I’m by no means an expert in using Make (I haven’t evne read the whole Make manual), but I find this pretty easy to read through and understand. Make can be pretty deep, so there is definitely a danger.

I haven’t included an example of a .pre prefixed file or a git-crypt encrypted secrets file, but it should be fairly obvious how those would fit in – I’m a fan of using envsubst so git-crypting a shell variable declaration file would be enough (along with running envsubst of course).

Deficiencies with this approach (as compared to a tool like Helm)
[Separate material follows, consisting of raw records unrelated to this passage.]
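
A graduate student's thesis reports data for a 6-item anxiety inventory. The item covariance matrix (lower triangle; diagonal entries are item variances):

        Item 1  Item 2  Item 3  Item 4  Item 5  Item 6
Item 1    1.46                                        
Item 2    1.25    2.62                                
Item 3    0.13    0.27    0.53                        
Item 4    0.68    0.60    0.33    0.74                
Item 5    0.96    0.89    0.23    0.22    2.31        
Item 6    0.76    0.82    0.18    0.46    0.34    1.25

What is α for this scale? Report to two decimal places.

sum of item variances = 1.46 + 2.62 + 0.53 + 0.74 + 2.31 + 1.25 = 8.91
Sum of off-diagonal covariances = 8.12
total variance = 8.91 + 2 × 8.12 = 25.15
α = (k/(k−1))·(1 − sum of item variances/total variance) = (6/5)·(1 − 8.91/25.15) = 0.77

α = 0.77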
There is obviously a distinct lack of engineering with this approach, and while I think it’s “just enough”, there are some pretty obvious ways in which this is inferior to a Helm-based approach. This approach is clearly less immediately robust, but it is much simpler and more flexible than Helm, and with some careful, simple scripting, can be very powerful.

  1. Danger of hanging yourself (and your team) with the freedom Make and the wide-open solution space offers.
  2. It’s just a pattern, so there may be holy wars on how to further extend
  3. No versioning, which is an explicit feature of Helm (upgrade an “app” to a new version with all it’s dependencies)
  4. Just about every feature that Helm offers over simple variable replacement and applying resource definitions isn’t provided here.

Of course, these things can be worked around by creating a well-known/usable higher level patterns on top of the general one, but that’s more work than is necessary right now. Last I checked Helm’s feature list (related to #4 in the above list) wasn’t so extensive so maybe this approach makes more sense than it ought to (or will in the future).

Wrapping up

Hopefully you enjoyed the breakdown of this idea – I’d love to know if you have some more ideas for catchy names, or found some gaping holes in the plan that make it actually a terrible idea.